Девушка отложила работу и, придвинув свой стул ближе к стулу Чарли, сидевшего перед огнем, ласково положила руку ему на плечо.
— Тебе теперь надо еще усердней учиться, Чарли: ведь ты постараешься?
— Постараюсь? Вот это мне нравится! Разве я не стараюсь?
— Да, Чарли, да. Я знаю, как ты много работаешь. И я тоже понемножку работаю, все хочу что-нибудь придумать (даже ночью просыпаюсь от мыслей!), как-нибудь исхитриться, чтобы сколотить шиллинг-другой, сделать так, чтобы отец поверил, будто ты уже начинаешь зарабатывать кое-что на реке.
— Ты у отца любимица, он тебе в чем угодно поверит.
— Хорошо, если бы так, Чарли! Если б я могла его уверить, что от ученья худа не будет, что от этого нам всем только станет лучше, я бы с радостью умерла!
— Не говори глупостей, Лиззи, ты не умрешь!
Она скрестила руки у него на плече, положив на них смуглую нежную щеку, и продолжала задумчиво, глядя на огонь:
— По вечерам, Чарли, когда ты в школе, а отец уходит…
— К "Шести Веселым Грузчикам", — перебил ее брат, кивнув головой в сторону таверны.

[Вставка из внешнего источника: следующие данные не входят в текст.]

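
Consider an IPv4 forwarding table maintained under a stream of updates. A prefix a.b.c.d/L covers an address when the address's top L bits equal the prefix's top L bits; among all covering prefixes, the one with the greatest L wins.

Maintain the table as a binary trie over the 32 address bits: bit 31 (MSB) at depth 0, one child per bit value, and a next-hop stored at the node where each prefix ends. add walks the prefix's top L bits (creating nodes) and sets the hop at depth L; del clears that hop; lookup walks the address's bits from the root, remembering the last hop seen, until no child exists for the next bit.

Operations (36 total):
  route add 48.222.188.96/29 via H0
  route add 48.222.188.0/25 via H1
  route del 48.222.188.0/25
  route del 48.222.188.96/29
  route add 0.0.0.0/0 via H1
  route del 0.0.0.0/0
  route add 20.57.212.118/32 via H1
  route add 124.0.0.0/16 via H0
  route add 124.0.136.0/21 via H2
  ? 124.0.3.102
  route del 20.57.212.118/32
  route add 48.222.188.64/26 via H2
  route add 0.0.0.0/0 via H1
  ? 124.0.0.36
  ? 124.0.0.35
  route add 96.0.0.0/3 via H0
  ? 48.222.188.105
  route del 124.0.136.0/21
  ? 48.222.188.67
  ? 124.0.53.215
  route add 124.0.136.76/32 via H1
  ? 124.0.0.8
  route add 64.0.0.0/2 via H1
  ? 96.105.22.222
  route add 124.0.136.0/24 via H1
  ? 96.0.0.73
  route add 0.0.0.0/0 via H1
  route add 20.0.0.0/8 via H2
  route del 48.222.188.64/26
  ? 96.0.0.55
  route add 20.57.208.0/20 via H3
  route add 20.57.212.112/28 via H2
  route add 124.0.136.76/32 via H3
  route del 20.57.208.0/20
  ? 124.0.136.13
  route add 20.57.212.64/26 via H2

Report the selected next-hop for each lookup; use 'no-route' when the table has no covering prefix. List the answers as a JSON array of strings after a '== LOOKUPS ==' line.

Process each operation:
  + 48.222.188.96/29 (H0) depth=29
  + 48.222.188.0/25 (H1) depth=25
  del 48.222.188.0/25 (clear depth 25)
  del 48.222.188.96/29 (clear depth 29)
  + 0.0.0.0/0 (H1) depth=0
  del 0.0.0.0/0 (clear depth 0)
  + 20.57.212.118/32 (H1) depth=32
  + 124.0.0.0/16 (H0) depth=16
  + 124.0.136.0/21 (H2) depth=21
  lookup 124.0.3.102: bits 0111110000000000 walk d0:-→d1:-→d2:-→d3:-→d4:-→d5:-→d6:-→d7:-→d8:-→d9:-→d10:-→d11:-→d12:-→d13:-→d14:-→d15:-→d16:H0 -> H0
  del 20.57.212.118/32 (clear depth 32)
  + 48.222.188.64/26 (H2) depth=26
  + 0.0.0.0/0 (H1) depth=0
  lookup 124.0.0.36: bits 0111110000000000 walk d0:H1→d1:-→d2:-→d3:-→d4:-→d5:-→d6:-→d7:-→d8:-→d9:-→d10:-→d11:-→d12:-→d13:-→d14:-→d15:-→d16:H0 -> H0
  lookup 124.0.0.35: bits 0111110000000000 walk d0:H1→d1:-→d2:-→d3:-→d4:-→d5:-→d6:-→d7:-→d8:-→d9:-→d10:-→d11:-→d12:-→d13:-→d14:-→d15:-→d16:H0 -> H0
  + 96.0.0.0/3 (H0) depth=3
  lookup 48.222.188.105: bits 0011000011011110101111000110 walk d0:H1→d1:-→d2:-→d3:-→d4:-→d5:-→d6:-→d7:-→d8:-→d9:-→d10:-→d11:-→d12:-→d13:-→d14:-→d15:-→d16:-→d17:-→d18:-→d19:-→d20:-→d21:-→d22:-→d23:-→d24:-→d25:-→d26:H2→d27:-→d28:- -> H2
  del 124.0.136.0/21 (clear depth 21)
  lookup 48.222.188.67: bits 00110000110111101011110001 walk d0:H1→d1:-→d2:-→d3:-→d4:-→d5:-→d6:-→d7:-→d8:-→d9:-→d10:-→d11:-→d12:-→d13:-→d14:-→d15:-→d16:-→d17:-→d18:-→d19:-→d20:-→d21:-→d22:-→d23:-→d24:-→d25:-→d26:H2 -> H2
  lookup 124.0.53.215: bits 0111110000000000 walk d0:H1→d1:-→d2:-→d3:H0→d4:-→d5:-→d6:-→d7:-→d8:-→d9:-→d10:-→d11:-→d12:-→d13:-→d14:-→d15:-→d16:H0 -> H0
  + 124.0.136.76/32 (H1) depth=32
  lookup 124.0.0.8: bits 0111110000000000 walk d0:H1→d1:-→d2:-→d3:H0→d4:-→d5:-→d6:-→d7:-→d8:-→d9:-→d10:-→d11:-→d12:-→d13:-→d14:-→d15:-→d16:H0 -> H0
  + 64.0.0.0/2 (H1) depth=2
  lookup 96.105.22.222: bits 011 walk d0:H1→d1:-→d2:H1→d3:H0 -> H0
  + 124.0.136.0/24 (H1) depth=24
  lookup 96.0.0.73: bits 011 walk d0:H1→d1:-→d2:H1→d3:H0 -> H0
  + 0.0.0.0/0 (H1) depth=0
  + 20.0.0.0/8 (H2) depth=8
  del 48.222.188.64/26 (clear depth 26)
  lookup 96.0.0.55: bits 011 walk d0:H1→d1:-→d2:H1→d3:H0 -> H0
  + 20.57.208.0/20 (H3) depth=20
  + 20.57.212.112/28 (H2) depth=28
  + 124.0.136.76/32 (H3) depth=32
  del 20.57.208.0/20 (clear depth 20)
  lookup 124.0.136.13: bits 0111110000000000100010000 walk d0:H1→d1:-→d2:H1→d3:H0→d4:-→d5:-→d6:-→d7:-→d8:-→d9:-→d10:-→d11:-→d12:-→d13:-→d14:-→d15:-→d16:H0→d17:-→d18:-→d19:-→d20:-→d21:-→d22:-→d23:-→d24:H1→d25:- -> H1
  + 20.57.212.64/26 (H2) depth=26

== LOOKUPS ==
["H0","H0","H0","H2","H2","H0","H0","H0","H0","H0","H1"]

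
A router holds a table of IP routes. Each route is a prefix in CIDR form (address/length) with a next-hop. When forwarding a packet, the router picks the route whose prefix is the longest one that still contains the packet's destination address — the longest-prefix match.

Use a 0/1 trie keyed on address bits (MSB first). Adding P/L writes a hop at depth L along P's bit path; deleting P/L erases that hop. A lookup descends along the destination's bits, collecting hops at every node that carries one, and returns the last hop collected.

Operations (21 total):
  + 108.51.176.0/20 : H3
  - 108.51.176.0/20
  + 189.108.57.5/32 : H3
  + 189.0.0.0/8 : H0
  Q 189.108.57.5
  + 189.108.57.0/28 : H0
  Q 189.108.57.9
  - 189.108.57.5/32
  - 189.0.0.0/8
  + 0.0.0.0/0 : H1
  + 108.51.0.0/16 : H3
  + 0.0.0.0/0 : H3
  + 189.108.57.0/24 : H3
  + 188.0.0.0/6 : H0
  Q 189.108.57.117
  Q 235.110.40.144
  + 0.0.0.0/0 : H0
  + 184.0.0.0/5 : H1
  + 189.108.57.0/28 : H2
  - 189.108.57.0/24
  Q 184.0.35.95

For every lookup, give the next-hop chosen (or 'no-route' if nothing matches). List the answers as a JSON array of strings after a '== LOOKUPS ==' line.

Process each operation:
  add 108.51.176.0/20 -> H3 at depth 20
  del 108.51.176.0/20 (clear depth 20)
  add 189.108.57.5/32 -> H3 at depth 32
  add 189.0.0.0/8 -> H0 at depth 8
  Q 189.108.57.5: descend 10111101011011000011100100000101 ; hops seen [H0,H3] ; pick H3
  add 189.108.57.0/28 -> H0 at depth 28
  Q 189.108.57.9: descend 1011110101101100001110010000 ; hops seen [H0,H0] ; pick H0
  del 189.108.57.5/32 (clear depth 32)
  del 189.0.0.0/8 (clear depth 8)
  add 0.0.0.0/0 -> H1 at depth 0
  add 108.51.0.0/16 -> H3 at depth 16
  add 0.0.0.0/0 -> H3 at depth 0
  add 189.108.57.0/24 -> H3 at depth 24
  add 188.0.0.0/6 -> H0 at depth 6
  Q 189.108.57.117: descend 1011110101101100001110010 ; hops seen [H3,H0,H3] ; pick H3
  Q 235.110.40.144: descend 1 ; hops seen [H3] ; pick H3
  add 0.0.0.0/0 -> H0 at depth 0
  add 184.0.0.0/5 -> H1 at depth 5
  add 189.108.57.0/28 -> H2 at depth 28
  del 189.108.57.0/24 (clear depth 24)
  Q 184.0.35.95: descend 10111 ; hops seen [H0,H1] ; pick H1

== LOOKUPS ==
["H3","H0","H3","H3","H1"]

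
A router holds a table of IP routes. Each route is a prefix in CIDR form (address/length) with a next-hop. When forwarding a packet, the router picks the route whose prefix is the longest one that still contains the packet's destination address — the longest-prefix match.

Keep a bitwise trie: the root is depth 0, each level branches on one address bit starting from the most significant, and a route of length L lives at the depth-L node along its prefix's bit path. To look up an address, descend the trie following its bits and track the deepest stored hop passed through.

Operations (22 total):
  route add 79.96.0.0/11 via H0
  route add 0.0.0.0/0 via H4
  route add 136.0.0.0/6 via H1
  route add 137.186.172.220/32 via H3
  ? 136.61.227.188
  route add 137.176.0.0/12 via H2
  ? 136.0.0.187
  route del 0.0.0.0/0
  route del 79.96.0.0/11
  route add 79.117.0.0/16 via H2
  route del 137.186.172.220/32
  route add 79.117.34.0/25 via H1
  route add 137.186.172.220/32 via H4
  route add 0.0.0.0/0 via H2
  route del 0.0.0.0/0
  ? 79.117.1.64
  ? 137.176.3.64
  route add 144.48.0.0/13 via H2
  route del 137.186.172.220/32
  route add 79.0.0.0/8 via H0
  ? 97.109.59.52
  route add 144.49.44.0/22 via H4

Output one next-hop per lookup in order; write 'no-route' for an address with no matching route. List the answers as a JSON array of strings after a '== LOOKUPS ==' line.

Apply in order:
  + 79.96.0.0/11 (H0) depth=11
  + 0.0.0.0/0 (H4) depth=0
  + 136.0.0.0/6 (H1) depth=6
  + 137.186.172.220/32 (H3) depth=32
  Q 136.61.227.188: descend 1000100 ; hops seen [H4,H1] ; pick H1
  + 137.176.0.0/12 (H2) depth=12
  Q 136.0.0.187: descend 1000100 ; hops seen [H4,H1] ; pick H1
  - 0.0.0.0/0 clear@0
  - 79.96.0.0/11 clear@11
  + 79.117.0.0/16 (H2) depth=16
  - 137.186.172.220/32 clear@32
  + 79.117.34.0/25 (H1) depth=25
  + 137.186.172.220/32 (H4) depth=32
  + 0.0.0.0/0 (H2) depth=0
  - 0.0.0.0/0 clear@0
  Q 79.117.1.64: descend 010011110111010100 ; hops seen [H2] ; pick H2
  Q 137.176.3.64: descend 100010011011 ; hops seen [H1,H2] ; pick H2
  + 144.48.0.0/13 (H2) depth=13
  - 137.186.172.220/32 clear@32
  + 79.0.0.0/8 (H0) depth=8
  Q 97.109.59.52: descend 01 ; hops seen [∅] ; pick no-route
  + 144.49.44.0/22 (H4) depth=22

== LOOKUPS ==
["H1","H1","H2","H2","no-route"]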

— Да. И вот, когда я сижу и гляжу на огонь, то среди горящих углей мне видится… вот как раз там, где они ярче всего пылают…
— Это газ, — сказал мальчик, — он выходит из кусочка леса, который был занесен илом и залит водой еще во времена Ноева ковчега. Смотри-ка! Если я возьму кочергу — вот так — и разгребу уголь…
— Не трогай, Чарли, а то все сгорит сразу. Видишь, как тускло огонь тлеет под пеплом, то вспыхивая, то угасая, вот об этом я и говорю. Когда я гляжу на него по вечерам, Чарли, то вижу там словно картины.
— Покажи мне какую-нибудь картину, — попросил мальчик. — Скажи, куда надо глядеть.
— Что ты! На это нужны мои глаза.
— Тогда живей рассказывай, что твои глаза там видят.
— Ну вот, я вижу нас с тобой, Чарли, когда ты был еще совсем крошкой и не знал матери…
— Не говори, что я не знал матери, — прервал ее мальчик, — я знал сестричку, которая была мне и матерью и сестрой.
Он обнял ее и прижался к ней, а девушка радостно засмеялась, и на ее глазах выступили светлые слезы.
— Я вижу нас с тобой, Чарли, еще в то время, когда отец, уходя на работу, запирал от нас дом, из боязни, как бы мы не устроили пожара или не выпали из окна, — и вот мы сидим на пороге, сидим на чужих крылечках, сидим на берегу реки или бродим по улице, чтобы как-нибудь провести время. Таскать тебя на руках довольно тяжело, Чарли, и мне частенько приходится отдыхать. Бывало, то нам хочется спать, и мы прикорнем где-нибудь в уголку, то нам хочется есть, то мы чего-нибудь боимся, а что всего больше нас донимало, так это холод. Помнишь, Чарли?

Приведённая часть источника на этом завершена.